Non
avrei mai immaginato di ritrovarmi in una situazione simile. Non fino a qualche
tempo fa, almeno. Eppure l’incubo, quella visione angosciosa che, presto o
tardi, opprime l’esistenza di ogni politico, si è materializzato. E adesso sono
in questo luogo lugubre, l’aula di un tribunale, ad assistere impotente alla
mia lapidazione. Sono alla sbarra, e contro la mia persona gravano accuse che,
alla luce di ciò che si è verificato nei mesi scorsi, appaiono infamanti.
Biasimi gravi, in grado di offuscare la mia intera carriera di apprezzato uomo
delle istituzioni e, come se questo non bastasse, la mia stessa personale
onorabilità.
Lo
ammetto, non ritengo di essere del tutto esente da colpe e da responsabilità.
In ogni caso, nel corso della mia attività come nella vita di tutti i giorni,
ho sempre agito secondo i principi ai quali mi ispiro, fondati innanzitutto
sulla praticità e sulla estrema concretezza delle azioni.
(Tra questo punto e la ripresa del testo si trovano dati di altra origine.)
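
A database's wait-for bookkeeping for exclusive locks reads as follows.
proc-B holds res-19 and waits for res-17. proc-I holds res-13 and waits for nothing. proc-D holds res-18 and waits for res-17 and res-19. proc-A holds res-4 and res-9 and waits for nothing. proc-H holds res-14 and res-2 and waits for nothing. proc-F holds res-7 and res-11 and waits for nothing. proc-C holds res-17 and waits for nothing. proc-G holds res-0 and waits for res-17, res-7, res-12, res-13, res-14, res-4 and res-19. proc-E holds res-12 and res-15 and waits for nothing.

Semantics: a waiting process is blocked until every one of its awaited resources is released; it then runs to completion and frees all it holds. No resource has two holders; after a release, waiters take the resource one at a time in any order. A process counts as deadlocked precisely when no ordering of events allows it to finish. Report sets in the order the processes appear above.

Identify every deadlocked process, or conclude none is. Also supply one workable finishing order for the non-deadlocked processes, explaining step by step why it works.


Nothing here is deadlocked.
Key observation: although several processes wait, no cycle exists — each chain bottoms out at a free runner.
A valid finishing order for the others: proc-C, proc-F, proc-B, proc-H, proc-A, proc-D, proc-E, proc-I, proc-G.
Check, step by step:
  proc-C waits on nothing -> runs at once and releases res-17
  proc-F waits on nothing -> runs at once and releases res-7 and res-11
  run proc-B (all its waits — res-17 — are resolved); releases res-19
  proc-H waits on nothing -> runs at once and releases res-14 and res-2
  proc-A waits on nothing -> runs at once and releases res-4 and res-9
  run proc-D (all its waits — res-17 and res-19 — are resolved); releases res-18
  proc-E waits on nothing -> runs at once and releases res-12 and res-15
  proc-I waits on nothing -> runs at once and releases res-13
  run proc-G (all its waits — res-17, res-7, res-12, res-13, res-14, res-4 and res-19 — are resolved); releases res-0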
Presupposti dai quali
sono sempre derivati stima e rispetto da parte dei cittadini, nonché ammirazione
incondizionata da parte dei miei familiari.
In
realtà l’unica cosa che davvero mi rimprovero, e che mi rende tormentato e
insofferente, è di essere stato io stesso causa della mia attuale sventura. La
mia ottusità è stata tale da spingermi a essere addirittura il principale
sostenitore della nuova legge, quella che sanziona penalmente la menzogna.
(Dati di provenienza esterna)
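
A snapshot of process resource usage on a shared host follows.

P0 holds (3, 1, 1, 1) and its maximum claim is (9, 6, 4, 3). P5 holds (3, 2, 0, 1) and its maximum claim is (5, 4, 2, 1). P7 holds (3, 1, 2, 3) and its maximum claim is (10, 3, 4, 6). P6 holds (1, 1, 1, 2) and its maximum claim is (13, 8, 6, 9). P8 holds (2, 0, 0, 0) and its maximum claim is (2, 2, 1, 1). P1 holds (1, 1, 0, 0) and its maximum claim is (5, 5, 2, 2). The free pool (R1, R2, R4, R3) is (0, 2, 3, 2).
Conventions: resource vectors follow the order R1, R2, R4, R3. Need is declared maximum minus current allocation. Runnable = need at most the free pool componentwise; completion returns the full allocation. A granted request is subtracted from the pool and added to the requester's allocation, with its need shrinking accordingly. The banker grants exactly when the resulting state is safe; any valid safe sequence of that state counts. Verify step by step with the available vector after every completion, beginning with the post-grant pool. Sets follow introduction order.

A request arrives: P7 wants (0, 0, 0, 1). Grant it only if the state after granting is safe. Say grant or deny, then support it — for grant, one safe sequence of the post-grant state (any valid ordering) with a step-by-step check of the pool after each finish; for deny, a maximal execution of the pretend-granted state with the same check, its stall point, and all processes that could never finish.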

Così, ne sono stato anche la prima vittima eccellente.
Chi
è il politico che, nel suo operato, non ha mai omesso informazioni ai
cittadini? Esiste un uomo di governo che, gravato dai suoi pesanti incarichi,
non ha mai fatto promesse che non era in grado di mantenere o, ed è stato
proprio questo che mi ha incastrato, ha mentito a fin di bene ai suoi elettori?
Ciò
che più mi angustia, tuttavia, è il pensiero di non essere riuscito, per la
prima volta nella mia ventennale attività politica, a interpretare l’umore dei
cittadini. Sostenendo senza riserve la famigerata legge, credevo invece di
esserci riuscito anche questa volta. Ero convinto, a ogni modo, che quelle
norme non sarebbero mai state applicate nella loro tremenda severità, che pure
quella sarebbe stata una delle tante leggi di facciata, approvata con il solo
scopo di attenuare, o meglio ancora far scomparire, il risentimento di chi si
riteneva ingannato e oltraggiato dalla condotta dei propri governanti. È stato
quello il mio errore fatale: l’avere sottovalutato il punto a cui era arrivata
la fame di giustizia da parte del popolo. Un popolo che, all’improvviso, decide
di non concedere più sconti, che stabilisce dall’oggi al domani che il credito
concesso ai politici non è più illimitato.
Il
mio riconosciuto istinto politico mi ha tradito e non riesco a farmene una
ragione. L’inevitabile conseguenza è che tutto il mio mondo è crollato. Un
qualcosa di solido che di colpo si sgretola e si frantuma in mille pezzi. Da
questo scaturiscono il mio abbattimento e la mia depressione, condizioni dalle
quali non riesco a uscire, in aggiunta alla tremenda consapevolezza che
l’ultimo atto non è ancora stato scritto. Lo sarà tra poco, quando il collegio
giudicante avrà stabilito le sue punitive risoluzioni.
Subito
dopo l’approvazione della legge, con mio grande stupore, le denunce nei miei
confronti sono arrivate a centinaia. Tutte accuse presentate da semplici
cittadini, tra di loro di sicuro anche miei fedeli sostenitori, che non
vedevano l’ora di avere la loro agognata vendetta.
Mi
chiedo dove erano prima, tutti questi implacabili accusatori e falsi
moralizzatori. La risposta è semplice: erano impegnati a godere dei favori di
qualche politico, erano occupati a diffondere le loro menzogne o, al più, a
ignorarle volutamente perché da ciò ne sarebbe comunque derivato un beneficio.